Getting To Grips With The Drug Culture In Video Gaming

Aaron McKenna

September 2, 2006 07:26

The Coke Heads

Not just the cocaine heads (I'm being general here, remember), but when I refer the "the coke heads" we're talking about more serious, "smutty", drugs like it. The users of these drugs usually have a much harder edge to them than your Joe Gamer, who is innocent in his Ritalin trifling by comparison.

If the likes of marijuana are to be considered a gateway drug then it is places like cocaine to which people go, and among the social classing of drug users cocaine is considered on the rung above injecting yourself with heroin. It's not nearly so bad, nor the addicts quite so twitchy as those addicted to that the most despondent drug of the despaired, but when you're snorting cocaine then you've gone, in the eyes of your marijuana smoking peers, over a distinct line.

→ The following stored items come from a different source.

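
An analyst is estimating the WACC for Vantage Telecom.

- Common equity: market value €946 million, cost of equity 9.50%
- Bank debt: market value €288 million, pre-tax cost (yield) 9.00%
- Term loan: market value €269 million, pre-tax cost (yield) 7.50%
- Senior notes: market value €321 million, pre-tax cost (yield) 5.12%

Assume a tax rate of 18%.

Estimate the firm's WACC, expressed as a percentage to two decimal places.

7.74%

Total capital V = 946 + 288 + 269 + 321 = 1824.
Equity: weight = 946/1824 = 0.5186; cost = 9.5%.
Bank debt: weight = 288/1824 = 0.1579; after-tax cost = 9% × (1 − 18%) = 7.3800%.
Term loan: weight = 269/1824 = 0.1475; after-tax cost = 7.5% × (1 − 18%) = 6.1500%.
Senior notes: weight = 321/1824 = 0.1760; after-tax cost = 5.12% × (1 − 18%) = 4.1984%.
WACC = 0.5186 × 9.5000% + 0.1579 × 7.3800% + 0.1475 × 6.1500% + 0.1760 × 4.1984% = 7.7382%.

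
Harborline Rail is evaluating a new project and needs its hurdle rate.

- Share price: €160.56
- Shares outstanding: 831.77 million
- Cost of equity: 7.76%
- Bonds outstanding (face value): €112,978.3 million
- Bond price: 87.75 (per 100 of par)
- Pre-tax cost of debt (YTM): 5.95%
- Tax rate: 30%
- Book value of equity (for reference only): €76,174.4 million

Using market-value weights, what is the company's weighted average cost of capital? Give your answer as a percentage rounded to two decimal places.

6.23%

Market value of equity E = 160.56 × 831.77m = 133548.9912m. Market value of debt D = 112978.3m × 87.75/100 = 99138.45825m.
Total capital V = 133548.9912 + 99138.45825 = 232687.44945.
Equity: weight = 133548.9912/232687.44945 = 0.5739; cost = 7.76%.
Bonds outstanding: weight = 99138.45825/232687.44945 = 0.4261; after-tax cost = 5.95% × (1 − 30%) = 4.1650%.
WACC = 0.5739 × 7.7600% + 0.4261 × 4.1650% = 6.2283%.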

You're no longer smoking a bit of harmless pot or snorting a bit of helpful Ritalin. You're a drug user, and be damn careful you don't start sticking needles into yourself.

Such is the mindset, and the social classing. Generally speaking you will find people playing games on this stuff, but they are drug users first, gamers second, if you get my meaning. Video games do not generally turn people into cocaine users...

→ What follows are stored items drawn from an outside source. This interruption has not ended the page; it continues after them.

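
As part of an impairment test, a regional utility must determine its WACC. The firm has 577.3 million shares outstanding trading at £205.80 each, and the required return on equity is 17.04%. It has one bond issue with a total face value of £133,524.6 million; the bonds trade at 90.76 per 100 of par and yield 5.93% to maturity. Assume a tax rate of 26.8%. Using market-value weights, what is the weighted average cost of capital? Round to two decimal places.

Market value of equity E = 205.8 × 577.3m = 118808.34m. Market value of debt D = 133524.6m × 90.76/100 = 121186.92696m.
Total capital V = 118808.34 + 121186.92696 = 239995.26696.
Equity: weight = 118808.34/239995.26696 = 0.4950; cost = 17.04%.
Bonds outstanding: weight = 121186.92696/239995.26696 = 0.5050; after-tax cost = 5.93% × (1 − 26.8%) = 4.3408%.
WACC = 0.4950 × 17.0400% + 0.5050 × 4.3408% = 10.6274%.

10.63%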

As a rather amusing anecdote about the "gateway" nature of marijuana, sometimes the gate isn't always open. I remember watching a chap snort his first line of cocaine, and when I inquired as to its effects several minutes later he told me that all he had gotten was a blocked nose.

Mixing It Up

So that is, roughly, where we stand with regards to drug use among gamers. Really, it's drug use among young people rather than among gamers. The two overlap, but once again it will take much investigation to discover how the two interact; whether there are people who won't touch a game unless they're high, or vice versa?

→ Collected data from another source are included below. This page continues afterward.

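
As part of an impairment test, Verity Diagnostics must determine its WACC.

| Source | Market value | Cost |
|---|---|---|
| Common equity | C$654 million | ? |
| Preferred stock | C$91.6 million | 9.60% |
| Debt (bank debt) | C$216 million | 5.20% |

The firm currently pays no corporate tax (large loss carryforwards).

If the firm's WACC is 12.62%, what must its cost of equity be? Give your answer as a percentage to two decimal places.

15.49%

Total capital V = 654 + 91.6 + 216 = 961.6.
Equity weight = 654/961.6 = 0.6801.
Preferred weight = 91.6/961.6 = 0.0953.
Bank debt weight = 216/961.6 = 0.2246.
Debt contribution = 0.2246 × 5.2% × (1 − 0%) = 1.1681%.
Preferred contribution = 0.0953 × 9.6% = 0.9145%.
Required equity contribution = 12.62% − 2.0825% = 10.5375%.
Re = 10.5375% / 0.6801 = 15.4936%.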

The LAN party I chronicled in "Sex, Drugs And Counter-Strike" was wild, but it was not uncommon nor was it simply a drug party with a few token computers at it. It was an organised large house LAN party, expert technical requirements and all. The question for me is, how widespread is this culture? Is it a case that 10% of gamers do this sort of thing, while 90% of them sit at home playing games whilst high? Or is it 10% sit at home playing high and 0.01% go to the sort of party described in "Sex, Drugs And Counter-Strike"?

While many of my colleagues are interested in the topic of cheating in professional e-sports, I am more preoccupied with the social aspect of this drug culture as a facet of modern culture. Video gaming, the internet, social networks, all of these things form the fabric of our modern, wired lives. How do drugs fit into all of this?

Are people taking drugs to enhance the experience of gaming, like people have done in the past (and still do) in order to better enjoy music and other forms of media? Are game developers, like musicians before them, using drugs to aid in the development of more creative and groundbreaking games?

Some people have said that we shouldn't have written that article, that it will be used as yet more ammunition against video gaming. I do not accept the argument that we should self-censor something because it might be used against us. Bring 'em on, my urge to understand video gaming culture is more compelling than my urge to placate a couple of knee-jerk reactionaries.

I want to know how many people are mixing drugs and video gaming. I want to know how they're doing it, why they're doing it and how it is impacting upon our culture. I want to take the good with the bad, and I have a feeling that I'm not alone. This stuff is out there. This stuff is happening. Nobody understands it. For better or for worse, I intend to.

We will continue to look into this topic, taking the good with the bad as I say, and I hope we won't be alone. It'll be an interesting ride, no doubt.